Mieux, elle détourne l’attention du public de lourdes problématiques économiques et sociales telles que l’accroissement des inégalités, l’appauvrissement des classes moyennes, le pouvoir d’achat... Les revendications identitaires « invisibilisent » les revendications sociales.
Jean Szlamowicz rejoint ici les thèses d’un livre dont une recension a été faite au Club des vigilants l’année dernière, « le frivole et le sérieux » de Michel Clouscard. Ce dernier y exprimait que le bourgeois louis-philippard s’est mué après mai 1968 en bobo libertaire et s’est mis à faire l’apologie des minorités opprimées. Non par compassion ou par grandeur d’âme mais pour éviter de porter le regard sur une réalité qui n’est pas bonne à dire : les riches sont de plus en plus riches et les pauvres de plus en plus pauvres.
L’appauvrissement des références culturelles communes et la primauté du ressenti dans la révolution woke ne sont pas pour déplaire aux empires industriels et de service. Ils pourront formater de nouvelles offres adaptées aux micro-cultures communautaristes.

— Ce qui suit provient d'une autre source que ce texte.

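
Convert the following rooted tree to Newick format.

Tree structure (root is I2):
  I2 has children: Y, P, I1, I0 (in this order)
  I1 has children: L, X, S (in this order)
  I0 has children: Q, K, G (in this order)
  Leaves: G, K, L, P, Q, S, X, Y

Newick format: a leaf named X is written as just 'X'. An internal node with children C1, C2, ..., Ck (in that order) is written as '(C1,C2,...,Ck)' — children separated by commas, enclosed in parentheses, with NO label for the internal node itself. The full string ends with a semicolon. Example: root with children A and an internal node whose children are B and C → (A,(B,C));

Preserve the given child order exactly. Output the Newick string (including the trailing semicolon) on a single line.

internal I2 with children ['Y', 'P', 'I1', 'I0']
  leaf 'Y' → 'Y'
  leaf 'P' → 'P'
  internal I1 with children ['L', 'X', 'S']
    leaf 'L' → 'L'
    leaf 'X' → 'X'
    leaf 'S' → 'S'
  → '(L,X,S)'
  internal I0 with children ['Q', 'K', 'G']
    leaf 'Q' → 'Q'
    leaf 'K' → 'K'
    leaf 'G' → 'G'
  → '(Q,K,G)'
→ '(Y,P,(L,X,S),(Q,K,G))'
Final: (Y,P,(L,X,S),(Q,K,G));

Answer: (Y,P,(L,X,S),(Q,K,G));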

L’idéologie woke cependant n’est pas sans danger. Non pas tant pour la cible désignée, le mâle blanc hétérosexuel occidental, car elle reste centrée sur l’élite universitaire et parisienne et pénètre encore peu le grand public. Mais pour la société, car elle promeut une morale fermée, culpabilisante, accusatrice. Elle élimine la notion de bien commun (les revendications identitaires ne peuvent faire société) comme celle de responsabilité individuelle. Au corps social, est substituée une mosaïque d’espaces protégés, camps retranchés d’un communautarisme étroit. Ces éléments peuvent finir par rompre le pacte social et engendrer la guerre de tous contre tous.

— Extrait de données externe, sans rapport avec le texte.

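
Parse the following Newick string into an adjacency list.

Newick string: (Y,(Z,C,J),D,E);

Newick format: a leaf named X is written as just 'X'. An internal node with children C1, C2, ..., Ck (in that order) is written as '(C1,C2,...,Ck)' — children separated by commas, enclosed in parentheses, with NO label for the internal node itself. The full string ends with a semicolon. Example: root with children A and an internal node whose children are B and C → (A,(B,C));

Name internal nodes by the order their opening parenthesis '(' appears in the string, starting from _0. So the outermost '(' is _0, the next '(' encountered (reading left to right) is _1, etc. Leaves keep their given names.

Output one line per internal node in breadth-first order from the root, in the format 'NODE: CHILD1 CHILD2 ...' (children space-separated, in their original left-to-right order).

Input: (Y,(Z,C,J),D,E);
Scanning left-to-right, naming '(' by encounter order:
  pos 0: '(' -> open internal node _0 (depth 1)
  pos 3: '(' -> open internal node _1 (depth 2)
  pos 9: ')' -> close internal node _1 (now at depth 1)
  pos 14: ')' -> close internal node _0 (now at depth 0)
Total internal nodes: 2
BFS adjacency from root:
  _0: Y _1 D E
  _1: Z C J

Answer: _0: Y _1 D E
_1: Z C J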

Les normes sociales sont remplacées par un moralisme manichéen, sous le contrôle d’un clergé vétilleux et inflexible. Seule est reconnue une responsabilité collective, peccamineuse pour la majorité oppressive, clanique pour les minorités militantes.
Mais ces sombres perspectives supposent une victoire de l’idéologie woke qui n’est guère probable, même si certains pays (dont ne fait pas partie la France) constituent une avant-garde militante comme les États-Unis, le Canada, le Royaume Uni, la Suède.
A court terme, le premier risque est le naufrage de la recherche académique et de la transmission de savoirs dans les Universités occidentales.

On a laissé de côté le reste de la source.